Berislam adalah bersyahadat dan melaksanakan ritual sesuai yang disyariatkan. Beriman berarti menghayati dan meyakini secara mendalam makna dari keislamannya dan beramal saleh sesuai dengan tuntunan Quran dan Sunnah Nabi. Begitu pentingnya tahap keimanan seseorang sehingga Allah dalam ayat-ayat Quran menyapa hambanya yang Muslim tidak pernah dengan "Wahai orang-orang yang berislam" tetapi selalu dengan "Wahai orang-orang yang beriman".
Bahkan di salah satu surah Al-Ma'un ayat 4 dan 5, Allah justru "mengecam" orang yang melaksanakan shalat tapi alpa terhadap (makna dan tujuan sesungguhnya) dari shalat.

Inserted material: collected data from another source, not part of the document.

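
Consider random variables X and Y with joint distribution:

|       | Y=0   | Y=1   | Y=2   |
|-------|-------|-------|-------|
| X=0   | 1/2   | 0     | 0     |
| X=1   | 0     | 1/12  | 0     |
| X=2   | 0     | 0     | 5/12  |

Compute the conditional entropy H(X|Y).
Marginal P(Y) (column sums):
  P(Y=0) = 1/2 + 0 + 0 = 1/2
  P(Y=1) = 0 + 1/12 + 0 = 1/12
  P(Y=2) = 0 + 0 + 5/12 = 5/12

H(X|Y) = -Σ P(X,Y)·log₂ P(X|Y), where P(X|Y) = P(X,Y) / P(Y)
  (cells with P(X,Y) = 0 contribute 0)
  (X=0,Y=0): P(X|Y) = (1/2)/(1/2) = 1;  -(1/2)·log₂(1) = 0.0000
  (X=1,Y=1): P(X|Y) = (1/12)/(1/12) = 1;  -(1/12)·log₂(1) = 0.0000
  (X=2,Y=2): P(X|Y) = (5/12)/(5/12) = 1;  -(5/12)·log₂(1) = 0.0000
H(X|Y) = 0.0000 + 0.0000 + 0.0000
  = 0.0000 bits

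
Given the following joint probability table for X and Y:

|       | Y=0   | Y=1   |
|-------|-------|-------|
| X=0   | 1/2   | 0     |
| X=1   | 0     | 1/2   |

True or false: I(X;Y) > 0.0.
Marginal P(X) (row sums):
  P(X=0) = 1/2 + 0 = 1/2
  P(X=1) = 0 + 1/2 = 1/2
Marginal P(Y) (column sums):
  P(Y=0) = 1/2 + 0 = 1/2
  P(Y=1) = 0 + 1/2 = 1/2

H(X) = -[(1/2)·log₂(1/2) + (1/2)·log₂(1/2)]
  = 0.5000 + 0.5000
  = 1.0000 bits
H(Y) = -[(1/2)·log₂(1/2) + (1/2)·log₂(1/2)]
  = 0.5000 + 0.5000
  = 1.0000 bits
H(X,Y) = -[(1/2)·log₂(1/2) + (1/2)·log₂(1/2)]
  = 0.5000 + 0.5000
  = 1.0000 bits

I(X;Y) = H(X) + H(Y) - H(X,Y)
  = 1.0000 + 1.0000 - 1.0000
  = 1.0000 bits

True. I(X;Y) = 1.0000 bits, which is > 0.0 bits.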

Mengislamkan Muslim harus ditekankan pada sisi substansial dan spiritual Islam yang bermakna bagi kebaikan dan kemajuan bersama. Sisi spiritual Islam diajarkan sebagai agama yang membahagiakan diri sendiri dan lingkungannya. Bukan agama yang menebar amarah dan kekacauan. Bukan pula agama yang jauh dari tujuan pencapaian kondisi jiwa yang tenteram.
Islam tidak menekankan sisi simbolis dan artifisial seperti busana Muslim sarung, gamis, baju koko putih dan kopyah putih yang mirip seragam sebuah club atau paguyuban yang namanya Islam. Ketika kumpulan berseragam itu membuat onar, orang akan mengasosiasikan seragam itu.sebagai seragam yang menakutkan. Islam yang benar bersemayam di hati yang bersih dan niat kemanusiaan yang mulia. Bukan pada penampakan lahir yang direkayasa.
Perubahan harus dimulai pada anak-anak di sekolah dengan mengajarkan bahwa bila mereka shalat tapi berbohong, menipu, korupsi, tidak patuh hukum, merusak lingkungan, dan sejenisnya, maka sebenarnya mereka bukan Muslim tetapi sekadar orang yang bersyahadat, shalat, puasa, tidak makan babi, dan tidak minum minuman keras. Orang tua harus turun tangan dan tidak boleh memasrahkan anaknya kepada sebarang guru agama atau ustaz. Sebelum memilih guru harus lebih dahulu menguji karakter dan pandangan hidup sang guru.
Bagi orang dewasa yang Islamnya terlanjur salah kaprah dan membahayakan kehidupan bermasyarakat dan bernegara, pemerintah harus turun tangan mewujudkan kebijakan dan aturan main yang dapat dengan cepat memininumkan dampak negatifnya dan mencegah penularan ke lingkungan yang lebih luas. Tindakan harus segera diambil dan tidak boleh ada kompromi bila perilaku orang beragama justru merugikan hari depan bangsa ini.
Penekanan menuju kepada karakter dan integritas Muslim yang patut diteladani adalah justru alat dakwah yang bisa menarik non Muslim. Bukan pidato dan khotbah yang tidak konsisten dengan perilaku Muslim di lapangan. Masyarakat yang lebih berakal sehat juga tidak boleh diam dan membiarkan Muslim awam terus menerus dikangkangi oleh yang mengaku sebagai imam atau ustaz yang punya agenda yang jauh menyimpang dari shirat almustaqim.
Semoga.
*) Sumber: Abdillah Toha, dari buku: “Buat Apa Beragama?”